AllianceDBS Research Sdn Bhd (AllianceDBS Research) noted that the company, armed with the proceeds from a recent IPO, is in prime position to embark on earnings accretive mergers and acquisitions (M&A) in the fragmented educational publishing industry.

“Sasbadi is a strong and growing market leader in the educational publishing industry with about nine per cent market share, based on apparent annual consumption of RM750 million in 2013, according to estimates from Vital Factor Consulting Group.

“We like Sasbadi’s market lead and lean operating structure (outsources printing and focuses on content development) which creates an edge for the group to compete and grow its market share in the fragmented educational publishing industry.”

The research house says Sasbadi’s competitive edge is hard to replicate, with its key competitive advantage in the print publishing industry built on an experienced and entrenched editorial team, an extensive and established distribution network, a diversified product range, and economies of scale.

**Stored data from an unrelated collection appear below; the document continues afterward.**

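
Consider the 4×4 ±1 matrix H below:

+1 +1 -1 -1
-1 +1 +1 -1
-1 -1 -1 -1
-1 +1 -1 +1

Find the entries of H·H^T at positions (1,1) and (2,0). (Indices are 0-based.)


Row 0 of H: [1, 1, -1, -1].
Row 1 of H: [-1, 1, 1, -1].
Row 2 of H: [-1, -1, -1, -1].
(H·H^T)[1][1] = Σ_j H[1][j]·H[1][j] = (-1)² + (1)² + (1)² + (-1)² = 1 + 1 + 1 + 1 = 4.
(H·H^T)[2][0] = Σ_j H[2][j]·H[0][j] = (-1)·(1) + (-1)·(1) + (-1)·(-1) + (-1)·(-1) = -1 + -1 + 1 + 1 = 0.
So rows 2 and 0 are orthogonal; the diagonal entry equals n = 4.

(1,1) entry = 4; (2,0) entry = 0.


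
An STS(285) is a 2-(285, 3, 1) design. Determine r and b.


An STS(v) is a 2-(v, 3, 1) BIBD: block size k = 3, λ = 1.
Replication: r(k − 1) = λ(v − 1) ⇒ r·2 = 285 − 1 = 284 ⇒ r = 142.
Block count: bk = vr ⇒ b·3 = 285·142 = 40470 ⇒ b = 13490.

r = 142, b = 13490.


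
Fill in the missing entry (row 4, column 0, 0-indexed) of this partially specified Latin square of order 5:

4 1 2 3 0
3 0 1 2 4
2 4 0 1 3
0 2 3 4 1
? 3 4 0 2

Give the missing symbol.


Row 4 contains symbols [0, 2, 3, 4] — missing [1].
Column 0 contains symbols [0, 2, 3, 4] — missing [1].
The missing symbol must appear in both missing sets; intersection = [1].
Therefore the hidden value is 1.

Missing value = 1.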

“Over the last 29 years, Sasbadi has built an extensive distribution network covering 1,380 distribution points in Malaysia with 570 active dealers,” it explained.

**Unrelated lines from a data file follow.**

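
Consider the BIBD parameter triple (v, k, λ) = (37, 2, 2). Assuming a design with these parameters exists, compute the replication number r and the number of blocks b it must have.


Any 2-(v, k, λ) BIBD satisfies two necessary conditions:
  (i)  Each point sits in r blocks, and counting incidences through any fixed point gives r(k − 1) = λ(v − 1), so r = λ(v − 1)/(k − 1).
  (ii) Total incidences bk = vr, so b = vr/k.
Step 1: r = λ(v − 1)/(k − 1) = 2·(37 − 1)/(2 − 1) = 2·36/1 = 72/1 = 72.
Step 2: b = vr/k = 37·72/2 = 2664/2 = 1332.
Check integrality: r = 72 ∈ Z ✓, b = 1332 ∈ Z ✓.
(These identities are necessary conditions: they determine r and b for any design with these parameters, but do not by themselves prove that one exists.)

r = 72, b = 1332.


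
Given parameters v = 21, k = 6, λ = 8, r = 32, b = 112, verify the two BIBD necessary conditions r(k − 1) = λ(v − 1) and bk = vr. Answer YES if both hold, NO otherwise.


Condition (i): r(k − 1) = 32·5 = 160; λ(v − 1) = 8·20 = 160. Match? YES.
Condition (ii): bk = 112·6 = 672; vr = 21·32 = 672. Match? YES.
Both conditions hold? YES.

YES


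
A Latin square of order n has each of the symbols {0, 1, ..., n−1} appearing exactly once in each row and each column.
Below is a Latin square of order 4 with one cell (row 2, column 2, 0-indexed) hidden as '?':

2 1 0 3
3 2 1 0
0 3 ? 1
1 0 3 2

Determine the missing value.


Row 2 contains symbols [0, 1, 3] — missing [2].
Column 2 contains symbols [0, 1, 3] — missing [2].
The missing symbol must appear in both missing sets; intersection = [2].
Therefore the hidden value is 2.

Missing value = 2.


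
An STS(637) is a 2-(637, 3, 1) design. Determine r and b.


An STS(v) is a 2-(v, 3, 1) BIBD: block size k = 3, λ = 1.
Replication: r(k − 1) = λ(v − 1) ⇒ r·2 = 637 − 1 = 636 ⇒ r = 318.
Block count: b = v(v − 1)/6 = 637·636/6 = 405132/6 = 67522.

r = 318, b = 67522.


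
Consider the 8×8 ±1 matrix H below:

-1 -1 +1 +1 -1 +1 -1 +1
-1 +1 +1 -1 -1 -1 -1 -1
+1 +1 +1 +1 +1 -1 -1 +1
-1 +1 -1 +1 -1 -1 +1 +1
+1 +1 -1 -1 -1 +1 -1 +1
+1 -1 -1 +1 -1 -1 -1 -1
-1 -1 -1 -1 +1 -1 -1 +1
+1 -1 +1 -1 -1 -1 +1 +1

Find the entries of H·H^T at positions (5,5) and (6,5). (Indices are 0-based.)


Row 5 of H: [1, -1, -1, 1, -1, -1, -1, -1].
Row 6 of H: [-1, -1, -1, -1, 1, -1, -1, 1].
(H·H^T)[5][5] = Σ_j H[5][j]·H[5][j] = (1)² + (-1)² + (-1)² + (1)² + (-1)² + (-1)² + (-1)² + (-1)² = 1 + 1 + 1 + 1 + 1 + 1 + 1 + 1 = 8.
(H·H^T)[6][5] = Σ_j H[6][j]·H[5][j] = (-1)·(1) + (-1)·(-1) + (-1)·(-1) + (-1)·(1) + (1)·(-1) + (-1)·(-1) + (-1)·(-1) + (1)·(-1) = -1 + 1 + 1 + -1 + -1 + 1 + 1 + -1 = 0.
So rows 6 and 5 are orthogonal; the diagonal entry equals n = 8.

(5,5) entry = 8; (6,5) entry = 0.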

“Coupled with its experienced and entrenched editorial team, this creates a strong competitive edge for the group which competitors and new entrants would find hard to replicate.”

Compared with the only listed rival, Pelangi Publishing Group, AllianceDBS Research believes Sasbadi is in prime position to take the lead to consolidate the fragmented educational publishing industry.

“The former has not been able to generate consistent improvement in business scale/model, ROE, nor profitability, due to its low value-added business model which is integrated with the asset-heavy printing business.

“Meanwhile, Sasbadi’s business model is complemented by the high-margin online publishing operation and distribution of applied learning products. This is evident in Sasbadi’s operating cost structure vs Pelangi’s.

“In addition, there is huge potential in the untapped education services market, in particular hands-on learning centres that foster creative thinking and innovation, where Sasbadi could be the missing piece of the puzzle in Malaysia’s education industry.”

This led the firm to forecast Sasbadi fs financial year 2015 (FY15) to FY17 core profit after tax (PAT) expanding at three-year compound annual growth rate (CAGR) of 22 per cent, underpinned by earnings accretive mergers and acquisitions.